In Law and Love, Volume Four of A Marginal Jew (New Haven: Yale University Press, 2009) – his vast research on “the historical Jesus” – John P. Meier shows there is no solid historic basis for thinking that Jesus violated the law of the Torah during his career, including when he performed healings on the Sabbath. Nor is there evidence that he violated the purity codes although he put emphasis on “purity of heart.” Jesus went beyond the Torah by prohibiting divorce and oaths and by issuing a new commandment to love enemies. In all the cases where the Gospels record accusations that Jesus violated the law, Jesus was not violating the Torah but only refusing to accept certain interpretations of the law. By exercising his prophetic authority to go beyond the Torah, Jesus was not violating the Torah but illumining God’s law that was divinely intended from the beginning in the creation.

The notion that Jesus was a renegade against the law is fantasy.
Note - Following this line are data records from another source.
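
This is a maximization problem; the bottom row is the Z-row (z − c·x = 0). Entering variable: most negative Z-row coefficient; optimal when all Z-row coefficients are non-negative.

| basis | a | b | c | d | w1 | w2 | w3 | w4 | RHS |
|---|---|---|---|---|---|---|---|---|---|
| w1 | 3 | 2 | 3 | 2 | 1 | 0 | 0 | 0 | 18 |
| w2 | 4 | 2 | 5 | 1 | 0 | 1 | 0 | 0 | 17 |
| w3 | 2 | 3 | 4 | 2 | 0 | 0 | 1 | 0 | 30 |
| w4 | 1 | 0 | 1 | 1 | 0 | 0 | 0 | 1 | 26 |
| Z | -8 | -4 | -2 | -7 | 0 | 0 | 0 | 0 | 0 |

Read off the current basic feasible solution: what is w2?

w2 is basic (row 2); its value is the RHS of that row, 17.

17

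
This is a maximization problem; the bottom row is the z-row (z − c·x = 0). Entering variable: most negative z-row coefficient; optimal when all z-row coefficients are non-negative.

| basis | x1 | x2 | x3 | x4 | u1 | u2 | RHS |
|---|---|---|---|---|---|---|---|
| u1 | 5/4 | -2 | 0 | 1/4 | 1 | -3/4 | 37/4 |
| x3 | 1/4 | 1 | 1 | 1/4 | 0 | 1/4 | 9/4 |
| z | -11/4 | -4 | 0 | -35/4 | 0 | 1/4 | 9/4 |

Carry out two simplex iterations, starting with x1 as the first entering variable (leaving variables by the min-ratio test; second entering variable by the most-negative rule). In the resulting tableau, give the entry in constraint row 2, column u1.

-1/7

Ratio test on column x1 — row 1: (37/4)/(5/4) = 37/5; row 2: (9/4)/(1/4) = 9. Minimum is 37/5 at row 1 (u1 leaves); pivot element 5/4.
Divide row 1 by 5/4; eliminate column x1 from the other rows.
Second iteration: most negative z-row entry is -42/5 in column x2, so x2 enters.
Ratio test on column x2 — row 1: entry -8/5 ≤ 0; row 2: (2/5)/(7/5) = 2/7. Minimum is 2/7 at row 2 (x3 leaves); pivot element 7/5.
Divide row 2 by 7/5; eliminate column x2 from the other rows.
After both pivots, the entry at constraint row 2, column u1 is -1/7.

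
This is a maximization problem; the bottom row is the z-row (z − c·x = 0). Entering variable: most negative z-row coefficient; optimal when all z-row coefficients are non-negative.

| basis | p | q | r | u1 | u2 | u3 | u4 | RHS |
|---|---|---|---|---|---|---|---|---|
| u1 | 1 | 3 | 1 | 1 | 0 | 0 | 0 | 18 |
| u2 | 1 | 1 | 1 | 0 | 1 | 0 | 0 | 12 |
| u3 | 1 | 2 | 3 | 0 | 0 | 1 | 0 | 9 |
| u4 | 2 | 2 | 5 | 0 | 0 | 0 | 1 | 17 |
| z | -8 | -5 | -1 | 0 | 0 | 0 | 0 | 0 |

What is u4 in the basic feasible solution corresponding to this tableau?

u4 is basic (row 4); its value is the RHS of that row, 17.

17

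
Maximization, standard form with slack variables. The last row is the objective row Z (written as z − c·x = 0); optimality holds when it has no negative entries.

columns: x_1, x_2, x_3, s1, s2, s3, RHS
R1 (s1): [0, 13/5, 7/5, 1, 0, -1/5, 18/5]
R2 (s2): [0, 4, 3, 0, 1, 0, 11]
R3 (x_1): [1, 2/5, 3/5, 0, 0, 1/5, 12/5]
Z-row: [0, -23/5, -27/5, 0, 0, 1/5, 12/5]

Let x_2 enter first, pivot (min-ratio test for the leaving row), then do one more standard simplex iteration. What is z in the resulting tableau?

Ratio test on column x_2 — row 1: (18/5)/(13/5) = 18/13; row 2: 11/4 = 11/4; row 3: (12/5)/(2/5) = 6. Minimum is 18/13 at row 1 (s1 leaves); pivot element 13/5.
Pivot on row 1; the Z-row RHS becomes 12/5 − (-23/5)·(18/13) = 114/13.
Next entering variable (most negative Z-row entry -38/13): x_3.
Ratio test on column x_3 — row 1: (18/13)/(7/13) = 18/7; row 2: (71/13)/(11/13) = 71/11; row 3: (24/13)/(5/13) = 24/5. Minimum is 18/7 at row 1 (x_2 leaves); pivot element 7/13.
After the second pivot the Z-row RHS is 114/13 − (-38/13)·(18/7) = 114/7.

114/7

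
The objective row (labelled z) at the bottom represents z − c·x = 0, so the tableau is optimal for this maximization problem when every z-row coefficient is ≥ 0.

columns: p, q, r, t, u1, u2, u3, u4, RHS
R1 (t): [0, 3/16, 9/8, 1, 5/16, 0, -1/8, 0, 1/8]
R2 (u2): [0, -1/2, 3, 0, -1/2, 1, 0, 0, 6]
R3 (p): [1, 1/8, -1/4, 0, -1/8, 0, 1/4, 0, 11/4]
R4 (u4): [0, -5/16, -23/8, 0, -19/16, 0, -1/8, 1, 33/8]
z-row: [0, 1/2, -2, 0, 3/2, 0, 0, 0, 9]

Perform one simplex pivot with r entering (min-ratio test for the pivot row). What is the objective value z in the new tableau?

83/9

Ratio test on column r — row 1: (1/8)/(9/8) = 1/9; row 2: 6/3 = 2; row 3: entry -1/4 ≤ 0; row 4: entry -23/8 ≤ 0. Minimum is 1/9 at row 1 (t leaves); pivot element 9/8.
Pivot on row 1; the z-row RHS becomes 9 − (-2)·(1/9) = 83/9.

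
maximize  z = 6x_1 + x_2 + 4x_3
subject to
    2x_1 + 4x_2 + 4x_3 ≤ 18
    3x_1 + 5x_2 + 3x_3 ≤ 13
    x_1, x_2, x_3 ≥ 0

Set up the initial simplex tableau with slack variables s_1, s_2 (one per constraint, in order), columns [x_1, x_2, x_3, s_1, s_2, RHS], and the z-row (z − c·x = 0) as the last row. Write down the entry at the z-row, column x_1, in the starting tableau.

The z-row carries the negated objective coefficients: the x_1 entry is -6.

-6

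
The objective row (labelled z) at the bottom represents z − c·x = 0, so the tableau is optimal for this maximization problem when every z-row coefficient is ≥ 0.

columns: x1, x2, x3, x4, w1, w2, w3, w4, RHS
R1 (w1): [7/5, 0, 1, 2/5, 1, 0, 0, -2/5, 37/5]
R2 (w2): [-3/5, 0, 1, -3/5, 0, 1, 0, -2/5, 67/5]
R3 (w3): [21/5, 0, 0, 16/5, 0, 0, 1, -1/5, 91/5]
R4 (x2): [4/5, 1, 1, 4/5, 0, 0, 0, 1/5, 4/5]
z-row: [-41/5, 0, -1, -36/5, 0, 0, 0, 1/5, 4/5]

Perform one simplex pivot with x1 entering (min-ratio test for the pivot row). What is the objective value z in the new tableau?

Ratio test on column x1 — row 1: (37/5)/(7/5) = 37/7; row 2: entry -3/5 ≤ 0; row 3: (91/5)/(21/5) = 13/3; row 4: (4/5)/(4/5) = 1. Minimum is 1 at row 4 (x2 leaves); pivot element 4/5.
Pivot on row 4; the z-row RHS becomes 4/5 − (-41/5)·1 = 9.

9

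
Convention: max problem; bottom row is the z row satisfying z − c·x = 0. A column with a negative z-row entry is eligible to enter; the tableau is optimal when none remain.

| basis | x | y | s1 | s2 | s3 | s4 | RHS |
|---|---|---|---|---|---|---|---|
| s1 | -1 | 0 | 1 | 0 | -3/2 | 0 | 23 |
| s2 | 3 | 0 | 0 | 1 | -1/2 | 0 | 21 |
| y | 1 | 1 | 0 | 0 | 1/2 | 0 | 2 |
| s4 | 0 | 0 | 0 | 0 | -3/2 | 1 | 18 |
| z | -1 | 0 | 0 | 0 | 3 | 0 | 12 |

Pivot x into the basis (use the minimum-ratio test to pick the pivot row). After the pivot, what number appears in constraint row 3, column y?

1

Ratio test on column x — row 1: entry -1 ≤ 0; row 2: 21/3 = 7; row 3: 2/1 = 2; row 4: entry 0 ≤ 0. Minimum is 2 at row 3 (y leaves); pivot element 1.
Divide row 3 by 1; eliminate column x from the other rows.
In the new row 3, the y entry is the old entry divided by the pivot: 1/1 = 1.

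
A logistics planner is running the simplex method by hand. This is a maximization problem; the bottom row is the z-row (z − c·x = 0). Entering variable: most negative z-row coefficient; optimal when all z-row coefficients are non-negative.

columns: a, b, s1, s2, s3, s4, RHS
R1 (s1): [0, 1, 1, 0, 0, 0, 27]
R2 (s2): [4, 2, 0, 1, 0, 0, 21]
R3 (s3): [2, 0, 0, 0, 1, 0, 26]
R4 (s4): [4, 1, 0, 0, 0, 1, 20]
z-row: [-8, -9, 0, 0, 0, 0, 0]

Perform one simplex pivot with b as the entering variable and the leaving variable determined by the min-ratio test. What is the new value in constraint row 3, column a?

Ratio test on column b — row 1: 27/1 = 27; row 2: 21/2 = 21/2; row 3: entry 0 ≤ 0; row 4: 20/1 = 20. Minimum is 21/2 at row 2 (s2 leaves); pivot element 2.
Divide row 2 by 2; eliminate column b from the other rows.
Row 3 update in column a: 2 − 0·2 = 2.

2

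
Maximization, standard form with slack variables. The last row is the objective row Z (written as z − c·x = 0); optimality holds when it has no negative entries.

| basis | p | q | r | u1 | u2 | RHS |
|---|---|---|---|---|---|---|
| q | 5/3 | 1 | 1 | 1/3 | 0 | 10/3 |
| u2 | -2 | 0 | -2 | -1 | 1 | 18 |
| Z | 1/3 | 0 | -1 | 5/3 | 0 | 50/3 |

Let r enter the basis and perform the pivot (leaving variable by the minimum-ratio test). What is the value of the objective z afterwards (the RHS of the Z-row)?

20

Ratio test on column r — row 1: (10/3)/1 = 10/3; row 2: entry -2 ≤ 0. Minimum is 10/3 at row 1 (q leaves); pivot element 1.
Pivot on row 1; the Z-row RHS becomes 50/3 − (-1)·(10/3) = 20.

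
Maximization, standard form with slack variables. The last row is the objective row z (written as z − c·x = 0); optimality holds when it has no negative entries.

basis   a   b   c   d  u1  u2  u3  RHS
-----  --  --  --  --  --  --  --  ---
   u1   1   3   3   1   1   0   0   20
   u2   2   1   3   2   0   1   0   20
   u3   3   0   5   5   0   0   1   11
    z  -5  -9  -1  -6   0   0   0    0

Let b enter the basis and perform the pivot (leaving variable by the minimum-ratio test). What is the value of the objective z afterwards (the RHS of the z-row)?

60

Ratio test on column b — row 1: 20/3 = 20/3; row 2: 20/1 = 20; row 3: entry 0 ≤ 0. Minimum is 20/3 at row 1 (u1 leaves); pivot element 3.
Pivot on row 1; the z-row RHS becomes 0 − (-9)·(20/3) = 60.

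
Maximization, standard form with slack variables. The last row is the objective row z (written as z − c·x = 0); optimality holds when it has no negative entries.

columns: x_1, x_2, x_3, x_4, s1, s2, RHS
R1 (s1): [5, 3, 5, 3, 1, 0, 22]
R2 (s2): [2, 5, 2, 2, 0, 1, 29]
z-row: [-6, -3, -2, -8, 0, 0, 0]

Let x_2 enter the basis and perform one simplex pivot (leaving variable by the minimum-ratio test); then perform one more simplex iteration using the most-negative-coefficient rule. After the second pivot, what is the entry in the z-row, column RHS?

Ratio test on column x_2 — row 1: 22/3 = 22/3; row 2: 29/5 = 29/5. Minimum is 29/5 at row 2 (s2 leaves); pivot element 5.
Divide row 2 by 5; eliminate column x_2 from the other rows.
Second iteration: most negative z-row entry is -34/5 in column x_4, so x_4 enters.
Ratio test on column x_4 — row 1: (23/5)/(9/5) = 23/9; row 2: (29/5)/(2/5) = 29/2. Minimum is 23/9 at row 1 (s1 leaves); pivot element 9/5.
Divide row 1 by 9/5; eliminate column x_4 from the other rows.
After both pivots, the entry at the z-row, column RHS is 313/9.

313/9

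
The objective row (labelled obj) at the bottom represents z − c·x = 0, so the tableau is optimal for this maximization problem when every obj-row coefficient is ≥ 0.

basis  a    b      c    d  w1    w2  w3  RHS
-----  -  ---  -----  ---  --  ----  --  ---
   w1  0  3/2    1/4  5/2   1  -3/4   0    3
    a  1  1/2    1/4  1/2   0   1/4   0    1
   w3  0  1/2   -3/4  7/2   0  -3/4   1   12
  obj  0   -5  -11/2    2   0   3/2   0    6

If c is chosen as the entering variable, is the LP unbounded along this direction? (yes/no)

Column c has positive entries in row(s) 1, 2, so the ratio test bounds it — not unbounded.

no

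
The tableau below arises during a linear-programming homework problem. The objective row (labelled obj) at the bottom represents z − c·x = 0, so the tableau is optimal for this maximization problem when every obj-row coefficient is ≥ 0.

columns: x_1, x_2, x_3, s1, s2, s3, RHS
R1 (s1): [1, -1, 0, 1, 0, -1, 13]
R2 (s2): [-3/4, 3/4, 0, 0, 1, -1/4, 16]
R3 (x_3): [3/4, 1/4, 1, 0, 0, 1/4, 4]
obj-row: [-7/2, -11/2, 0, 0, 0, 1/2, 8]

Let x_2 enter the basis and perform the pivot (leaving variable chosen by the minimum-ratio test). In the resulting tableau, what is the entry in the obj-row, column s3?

Ratio test on column x_2 — row 1: entry -1 ≤ 0; row 2: 16/(3/4) = 64/3; row 3: 4/(1/4) = 16. Minimum is 16 at row 3 (x_3 leaves); pivot element 1/4.
Divide row 3 by 1/4; eliminate column x_2 from the other rows.
obj-row update in column s3: 1/2 − (-11/2)·1 = 6.

6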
How could any Jew in the first century gain a following as a prophet, much less as the Messiah, if he were perceived trampling on the law of God? He was engaged in legal disputes with others about how to interpret the law, but that was expected of teachers and prophets.

According to Christian tradition, the task of Jesus during his earthly career was to give a final, authoritative interpretation of God’s law by his teaching to his disciples. He himself embodied the law through obedience to the God of Israel, whom Jesus, as the Messiah and the incarnate Son, called “my Father.”

A Christological approach to the God’s law must include the apostolic witness to the life of Jesus, his redemptive death, his glorious resurrection, and his ascension into heaven to be seated at the right hand of the Father. In this total event of revelation and salvation, to which the apostles are witnesses, Jesus Christ is “the end of the law so that there may be righteousness for everyone who believes” (Romans 10:4).

Christ is not the “end of the law” as antinomians say. According to the apostolic witness, Christ is indeed “the end of the law” by accomplishing the law’s goal. Through what Christ has done for us we can fulfill what the law demands and realize the good that God intended for us from the start. A Christological approach to the law must include the life and teaching of Jesus because, as the obedient Son of the Father, he both taught the true meaning of God’s law and embodied it.

  1. Comment by Andrew Hughes on May 22, 2019 at 12:01 pm

    To me, “Progressivism” is just a revival of an ancient problem that the apostle Paul and others had in the early church; “Gnosticism”. The gnostics believed our physical body, and its actions, have little to do with the spiritual man; thus, the Mosaic law does not apply in the “Age of Grace”, of which we now live. Help us Lord to repent. You are sovereign and never change. Without repentance and change there is no forgiveness of sins.

  2. Comment by John Smith on May 30, 2019 at 6:26 am

    So we have talked our way into a spiral to say, what? Orthodoxy and Orthopraxy are linked? One requires the other? That your actions are the only true measure of what you believe? That the church should be just as concerned with behavior as doctrine? Or are there some dog whistles here that I’m missing?